CLARKSVILLE, TN (WSMV) – January 22 will be remembered for devastation in Middle Tennessee. Tuesday marked 20 years since an EF-3 tornado tore through part of Clarksville.
It was one of the strongest tornadoes to ever hit the state, more than 120 buildings were reduced to rubble. Several hundred more were damaged.
The storm had winds near 125 mph. The twister hit before dawn while many people were asleep.
In the light of day, downtown Clarksville was shocking. Amazingly, only five people were hurt in the storm and there were no fatalities.
There was destruction everywhere. Members of the Trinity Episcopal Parish were stunned at what remained of their church. The ceiling had fallen in and there were only four walls standing.
When parishioners began to make their way downtown, they could hardly believe what they were seeing.
“It was a gut punch. We began to see photos, we even saw FEMA aerials of the church and it looked like a bombed out cathedral in World War II,” recalled church member Frank Lott.
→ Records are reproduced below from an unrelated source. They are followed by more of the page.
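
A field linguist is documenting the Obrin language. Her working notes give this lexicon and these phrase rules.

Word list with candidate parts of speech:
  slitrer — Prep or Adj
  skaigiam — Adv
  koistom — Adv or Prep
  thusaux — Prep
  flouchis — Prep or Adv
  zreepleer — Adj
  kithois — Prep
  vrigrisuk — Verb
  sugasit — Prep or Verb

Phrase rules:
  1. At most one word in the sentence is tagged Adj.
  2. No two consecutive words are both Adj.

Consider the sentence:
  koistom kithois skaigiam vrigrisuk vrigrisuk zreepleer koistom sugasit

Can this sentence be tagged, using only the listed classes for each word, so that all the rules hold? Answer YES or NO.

Candidates per position — 1:koistom {Adv,Prep}; 2:kithois {Prep}; 3:skaigiam {Adv}; 4:vrigrisuk {Verb}; 5:vrigrisuk {Verb}; 6:zreepleer {Adj}; 7:koistom {Adv,Prep}; 8:sugasit {Prep,Verb}.
One satisfying assignment: Adv Prep Adv Verb Verb Adj Adv Verb.
Check: rule 1 ✓; rule 2 ✓.

YES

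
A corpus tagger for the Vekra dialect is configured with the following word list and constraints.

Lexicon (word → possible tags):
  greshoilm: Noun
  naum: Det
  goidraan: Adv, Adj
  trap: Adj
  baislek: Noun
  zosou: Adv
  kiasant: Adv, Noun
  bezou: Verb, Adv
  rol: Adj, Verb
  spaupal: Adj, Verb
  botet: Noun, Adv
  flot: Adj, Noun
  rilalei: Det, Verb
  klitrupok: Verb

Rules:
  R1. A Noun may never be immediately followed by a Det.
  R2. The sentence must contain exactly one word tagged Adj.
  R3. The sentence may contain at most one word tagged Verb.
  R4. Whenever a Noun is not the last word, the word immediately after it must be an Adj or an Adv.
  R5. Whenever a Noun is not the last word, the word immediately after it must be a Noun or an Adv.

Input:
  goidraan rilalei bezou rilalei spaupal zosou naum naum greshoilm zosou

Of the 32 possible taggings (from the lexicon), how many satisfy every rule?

Candidates per position — 1:goidraan {Adv,Adj}; 2:rilalei {Det,Verb}; 3:bezou {Verb,Adv}; 4:rilalei {Det,Verb}; 5:spaupal {Adj,Verb}; 6:zosou {Adv}; 7:naum {Det}; 8:naum {Det}; 9:greshoilm {Noun}; 10:zosou {Adv}.
There are 32 candidate sequences in total.
The sequences that satisfy every rule: Adv Det Verb Det Adj Adv Det Det Noun Adv; Adv Det Adv Det Adj Adv Det Det Noun Adv; Adv Det Adv Verb Adj Adv Det Det Noun Adv; Adv Verb Adv Det Adj Adv Det Det Noun Adv; Adj Det Adv Det Verb Adv Det Det Noun Adv.
Count = 5.

5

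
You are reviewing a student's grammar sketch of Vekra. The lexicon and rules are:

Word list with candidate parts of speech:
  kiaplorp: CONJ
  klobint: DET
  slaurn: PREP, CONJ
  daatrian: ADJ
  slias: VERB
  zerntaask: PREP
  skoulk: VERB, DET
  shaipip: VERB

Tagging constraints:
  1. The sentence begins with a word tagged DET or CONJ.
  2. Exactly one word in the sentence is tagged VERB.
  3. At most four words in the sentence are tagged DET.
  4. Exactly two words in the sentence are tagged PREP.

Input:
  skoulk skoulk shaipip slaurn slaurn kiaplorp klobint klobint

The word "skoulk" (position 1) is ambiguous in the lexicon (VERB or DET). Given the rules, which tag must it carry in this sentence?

Candidates per position — 1:skoulk {VERB,DET}; 2:skoulk {VERB,DET}; 3:shaipip {VERB}; 4:slaurn {PREP,CONJ}; 5:slaurn {PREP,CONJ}; 6:kiaplorp {CONJ}; 7:klobint {DET}; 8:klobint {DET}.
Position 1: VERB is ruled out by rule 1; that leaves DET.
Position 2: VERB is ruled out by rule 2; that leaves DET.
Position 4: CONJ is ruled out by rule 4; that leaves PREP.
Position 5: CONJ is ruled out by rule 4; that leaves PREP.
The only consistent sequence is: DET DET VERB PREP PREP CONJ DET DET.
Check: rule 1 ok; rule 2 ok; rule 3 ok; rule 4 ok.

DET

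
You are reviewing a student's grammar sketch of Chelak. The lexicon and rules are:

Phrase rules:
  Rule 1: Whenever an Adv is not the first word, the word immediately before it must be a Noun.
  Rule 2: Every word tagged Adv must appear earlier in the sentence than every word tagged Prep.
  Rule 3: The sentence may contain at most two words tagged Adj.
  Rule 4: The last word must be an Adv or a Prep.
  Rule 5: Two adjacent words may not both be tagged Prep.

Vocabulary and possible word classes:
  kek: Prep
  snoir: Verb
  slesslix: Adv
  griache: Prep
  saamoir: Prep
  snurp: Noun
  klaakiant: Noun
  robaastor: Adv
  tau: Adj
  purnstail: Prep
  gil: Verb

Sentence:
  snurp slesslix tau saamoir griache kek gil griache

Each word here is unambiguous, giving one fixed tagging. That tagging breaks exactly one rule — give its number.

Fixed tagging: Noun Adv Adj Prep Prep Prep Verb Prep.
Applying the rules: R1 pass, R2 pass, R3 pass, R4 pass, R5 fail.
Only rule 5 fails.

5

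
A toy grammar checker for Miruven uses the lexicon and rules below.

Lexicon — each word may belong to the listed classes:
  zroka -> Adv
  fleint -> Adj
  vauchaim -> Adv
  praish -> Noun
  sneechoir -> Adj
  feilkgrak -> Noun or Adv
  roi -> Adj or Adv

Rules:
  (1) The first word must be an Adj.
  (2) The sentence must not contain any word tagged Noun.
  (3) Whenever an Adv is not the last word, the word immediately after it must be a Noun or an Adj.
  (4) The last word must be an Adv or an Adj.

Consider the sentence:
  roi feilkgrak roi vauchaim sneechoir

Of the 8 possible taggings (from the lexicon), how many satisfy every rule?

1

Candidates per position — 1:roi {Adj,Adv}; 2:feilkgrak {Noun,Adv}; 3:roi {Adj,Adv}; 4:vauchaim {Adv}; 5:sneechoir {Adj}.
There are 8 candidate sequences in total.
The sequences that satisfy every rule: Adj Adv Adj Adv Adj.
Count = 1.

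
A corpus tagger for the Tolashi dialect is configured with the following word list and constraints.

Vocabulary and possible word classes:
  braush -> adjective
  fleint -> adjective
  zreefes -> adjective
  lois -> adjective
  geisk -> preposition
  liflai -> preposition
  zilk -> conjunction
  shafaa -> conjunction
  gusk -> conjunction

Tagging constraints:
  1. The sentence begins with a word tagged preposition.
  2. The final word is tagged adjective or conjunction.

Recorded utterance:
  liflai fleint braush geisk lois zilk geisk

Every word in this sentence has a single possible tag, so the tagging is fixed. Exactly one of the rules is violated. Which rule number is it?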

It would be over two years later before the church was rebuilt and they were able to return to their place of worship. For those two years, the Catholic church in Clarksville opened their doors and shared their facilities with Trinity.
Their entire experience revealed some important things about this community.
“It’s definitely informed the type of community that Trinity has gone on to become, they are incredibly resilient and creative because of all of this. They recognize the idea that they don’t have to be in a church in order to be a church,” said Reverend Meghan Holland of Trinity Episcopal Church.
Unfortunately, tornadoes are becoming a regular thing every year. The good news is every year we get better and better at predicting them, and protecting people.
“We are serious about keeping our emergency planning updated, including evacuation plans, and all our financial information is kept on the cloud now,” said Reverend Holland.
It took the community a good amount of time to rebuild. Overall, the storm did more than $70 million in damage.